Ever since the US Army's Special Operations Command announced the "Jade Helm 15" exercise in March, paranoid theories have taken off and gained momentum in the state.

Some commentators alleged the military was planning to impose martial law, or that President Barack Obama's administration was plotting to take away people's guns.

The state's governor, Greg Abbott, gave more fuel to the rumors when he directed the Texas State Guard to monitor the exercise, saying it was important for residents to know that their constitutional and private property rights "will not be infringed."

Hollywood action movie star Chuck Norris, known for his outspoken conservative views, also gave credence to the conspiracy notions in a recent commentary.

Even presidential candidate and Texas Senator Ted Cruz weighed in, saying it was understandable there were concerns about the exercises because the federal government has been "disrespecting" the rights of its citizens for the past six years.
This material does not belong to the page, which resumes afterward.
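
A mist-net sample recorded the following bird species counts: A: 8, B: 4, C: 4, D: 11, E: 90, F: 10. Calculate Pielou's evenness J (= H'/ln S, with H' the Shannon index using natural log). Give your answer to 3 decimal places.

Total N = 8+4+4+11+90+10 = 127, so the proportions are 0.06299, 0.0315, 0.0315, 0.08661, 0.70866, 0.07874 (working shown to 5 dp, full precision carried).
H' = −Σ pᵢ ln pᵢ = −((-0.17416) + (-0.10891) + (-0.10891) + (-0.21188) + (-0.24405) + (-0.20013)) = 1.04803.
With S = 6 species, ln S = 1.79176, so J = 1.04803/1.79176 = 0.58492, i.e. 0.585 to 3 decimal places.

0.585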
The discussion has become fodder for satire, with television comedian Jon Stewart telling Texans that it was "adorable that your governor thinks your State Guard could take on the United States military."

Titling his report "Fear and Absent Danger," Stewart noted that similar exercises in past years generated no controversy before Obama entered the White House in 2009.

The military drill is taking place in remote locations in Texas over several weeks and is supposed to "refine the skills of our special operations forces," Pentagon spokesman Colonel Steven Warren said.

Warren acknowledged there have been "some strange Internet conspiracy theories that have kind of kicked up over the last several weeks."